On Wednesday, Prime Minister Edouard Philippe announced plans to get tough on companies that pay women less.
Under a package of workplace reforms to be finalised next month, wage screening software will be rolled out in all companies with more than 250 employees from 2019, and in all companies with over 50 employees by 2022, Philippe said.
Companies found to have "unjustified" disparities will have three years to rectify the situation or face fines of up to 1 percent of their wage bill, Philippe said.
Male readers of leftwing daily Liberation were asked to pay 25 percent more for their paper for the day, the proportion by which French women are underpaid compared to men, according to official statistics.

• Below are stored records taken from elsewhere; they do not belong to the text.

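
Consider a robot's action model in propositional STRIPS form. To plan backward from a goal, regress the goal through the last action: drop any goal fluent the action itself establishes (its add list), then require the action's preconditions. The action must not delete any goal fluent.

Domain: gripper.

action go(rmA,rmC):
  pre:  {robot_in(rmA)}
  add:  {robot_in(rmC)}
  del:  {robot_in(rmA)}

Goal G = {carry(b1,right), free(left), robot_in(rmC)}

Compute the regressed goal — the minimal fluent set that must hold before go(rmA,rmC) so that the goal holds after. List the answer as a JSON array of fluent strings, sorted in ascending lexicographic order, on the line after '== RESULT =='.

Compute (G \ add) ∪ pre:
  G ∩ del = {}  (empty — regression defined)
  G \ add = {carry(b1,right), free(left), robot_in(rmC)} \ {robot_in(rmC)} = {carry(b1,right), free(left)}
  ∪ pre   = {carry(b1,right), free(left)} ∪ {robot_in(rmA)}
          = {carry(b1,right), free(left), robot_in(rmA)}

== RESULT ==
["carry(b1,right)", "free(left)", "robot_in(rmA)"]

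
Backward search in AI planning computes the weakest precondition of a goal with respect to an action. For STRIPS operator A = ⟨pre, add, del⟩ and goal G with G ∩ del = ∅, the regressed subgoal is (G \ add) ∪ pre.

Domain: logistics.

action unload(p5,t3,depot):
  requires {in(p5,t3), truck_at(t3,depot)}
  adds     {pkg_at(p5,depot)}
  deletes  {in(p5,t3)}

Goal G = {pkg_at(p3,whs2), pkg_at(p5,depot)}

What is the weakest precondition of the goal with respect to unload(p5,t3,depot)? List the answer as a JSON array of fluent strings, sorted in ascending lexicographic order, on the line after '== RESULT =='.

Regress:
  G ∩ del = {}  (empty — regression defined)
  G \ add = {pkg_at(p3,whs2), pkg_at(p5,depot)} \ {pkg_at(p5,depot)} = {pkg_at(p3,whs2)}
  ∪ pre   = {pkg_at(p3,whs2)} ∪ {in(p5,t3), truck_at(t3,depot)}
          = {in(p5,t3), pkg_at(p3,whs2), truck_at(t3,depot)}

== RESULT ==
["in(p5,t3)", "pkg_at(p3,whs2)", "truck_at(t3,depot)"]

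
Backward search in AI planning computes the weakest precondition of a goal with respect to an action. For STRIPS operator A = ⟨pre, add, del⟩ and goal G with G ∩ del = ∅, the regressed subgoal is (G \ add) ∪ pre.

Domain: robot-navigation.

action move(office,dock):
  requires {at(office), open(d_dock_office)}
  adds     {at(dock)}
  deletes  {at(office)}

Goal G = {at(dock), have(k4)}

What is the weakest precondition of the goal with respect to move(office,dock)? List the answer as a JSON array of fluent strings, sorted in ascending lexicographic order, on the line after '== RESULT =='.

Compute (G \ add) ∪ pre:
  G ∩ del = {}  (empty — regression defined)
  G \ add = {at(dock), have(k4)} \ {at(dock)} = {have(k4)}
  ∪ pre   = {have(k4)} ∪ {at(office), open(d_dock_office)}
          = {at(office), have(k4), open(d_dock_office)}

== RESULT ==
["at(office)", "have(k4)", "open(d_dock_office)"]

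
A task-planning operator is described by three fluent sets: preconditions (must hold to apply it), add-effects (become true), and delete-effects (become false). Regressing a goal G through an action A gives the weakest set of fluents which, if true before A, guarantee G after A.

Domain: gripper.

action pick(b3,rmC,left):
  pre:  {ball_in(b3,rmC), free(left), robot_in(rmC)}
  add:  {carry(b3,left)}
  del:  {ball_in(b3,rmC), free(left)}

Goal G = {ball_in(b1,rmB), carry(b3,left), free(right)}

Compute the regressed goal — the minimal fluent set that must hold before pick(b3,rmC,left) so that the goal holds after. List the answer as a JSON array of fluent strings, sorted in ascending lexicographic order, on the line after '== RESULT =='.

Regress:
  G ∩ del = {}  (empty — regression defined)
  G \ add = {ball_in(b1,rmB), carry(b3,left), free(right)} \ {carry(b3,left)} = {ball_in(b1,rmB), free(right)}
  ∪ pre   = {ball_in(b1,rmB), free(right)} ∪ {ball_in(b3,rmC), free(left), robot_in(rmC)}
          = {ball_in(b1,rmB), ball_in(b3,rmC), free(left), free(right), robot_in(rmC)}

== RESULT ==
["ball_in(b1,rmB)", "ball_in(b3,rmC)", "free(left)", "free(right)", "robot_in(rmC)"]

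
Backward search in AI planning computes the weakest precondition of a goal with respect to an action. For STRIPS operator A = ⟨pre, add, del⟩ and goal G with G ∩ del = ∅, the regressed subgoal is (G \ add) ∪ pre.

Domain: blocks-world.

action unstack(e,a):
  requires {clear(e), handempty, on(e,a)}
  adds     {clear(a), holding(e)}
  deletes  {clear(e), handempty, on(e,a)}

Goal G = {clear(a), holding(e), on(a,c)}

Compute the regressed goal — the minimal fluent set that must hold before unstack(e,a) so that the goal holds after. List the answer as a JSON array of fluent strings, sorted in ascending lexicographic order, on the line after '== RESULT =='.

Regress:
  G ∩ del = {}  (empty — regression defined)
  G \ add = {clear(a), holding(e), on(a,c)} \ {clear(a), holding(e)} = {on(a,c)}
  ∪ pre   = {on(a,c)} ∪ {clear(e), handempty, on(e,a)}
          = {clear(e), handempty, on(a,c), on(e,a)}

== RESULT ==
["clear(e)", "handempty", "on(a,c)", "on(e,a)"]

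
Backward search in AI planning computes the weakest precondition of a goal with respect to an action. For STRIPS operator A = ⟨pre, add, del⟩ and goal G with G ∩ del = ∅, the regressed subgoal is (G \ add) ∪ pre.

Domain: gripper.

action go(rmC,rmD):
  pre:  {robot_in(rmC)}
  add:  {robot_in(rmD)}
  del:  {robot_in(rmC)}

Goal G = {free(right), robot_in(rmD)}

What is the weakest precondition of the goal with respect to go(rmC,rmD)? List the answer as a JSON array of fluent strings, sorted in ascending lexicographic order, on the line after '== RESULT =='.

Regress:
  G ∩ del = {}  (empty — regression defined)
  G \ add = {free(right), robot_in(rmD)} \ {robot_in(rmD)} = {free(right)}
  ∪ pre   = {free(right)} ∪ {robot_in(rmC)}
          = {free(right), robot_in(rmC)}

== RESULT ==
["free(right)", "robot_in(rmC)"]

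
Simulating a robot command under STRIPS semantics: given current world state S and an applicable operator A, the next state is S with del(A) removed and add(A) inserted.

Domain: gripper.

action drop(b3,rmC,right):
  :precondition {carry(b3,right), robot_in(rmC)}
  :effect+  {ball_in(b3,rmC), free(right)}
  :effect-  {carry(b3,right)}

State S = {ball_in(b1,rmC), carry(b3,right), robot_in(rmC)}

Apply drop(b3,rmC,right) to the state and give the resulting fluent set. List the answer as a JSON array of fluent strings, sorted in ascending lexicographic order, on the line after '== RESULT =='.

Compute (S \ del) ∪ add:
  pre ⊆ S: {carry(b3,right), robot_in(rmC)} ⊆ S  — applicable
  S \ del = {ball_in(b1,rmC), robot_in(rmC)}
  ∪ add   = {ball_in(b1,rmC), ball_in(b3,rmC), free(right), robot_in(rmC)}

== RESULT ==
["ball_in(b1,rmC)", "ball_in(b3,rmC)", "free(right)", "robot_in(rmC)"]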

For the same job, women are paid on average nine percent less.
Liberation published two editions Thursday with different cover pages, one marked "for women, 2 euros, normal price" with a symbol of a woman, the other marked "for men, 2.50 euros" with a symbol of a man.
But not everyone was on board with the operation.
A vendor at a newsstand in central Paris told AFP he had sold only one copy of the paper -- a "female" version he sold to a regular male customer who plucked it off the stand and pressed the standard 2 euros in his hand.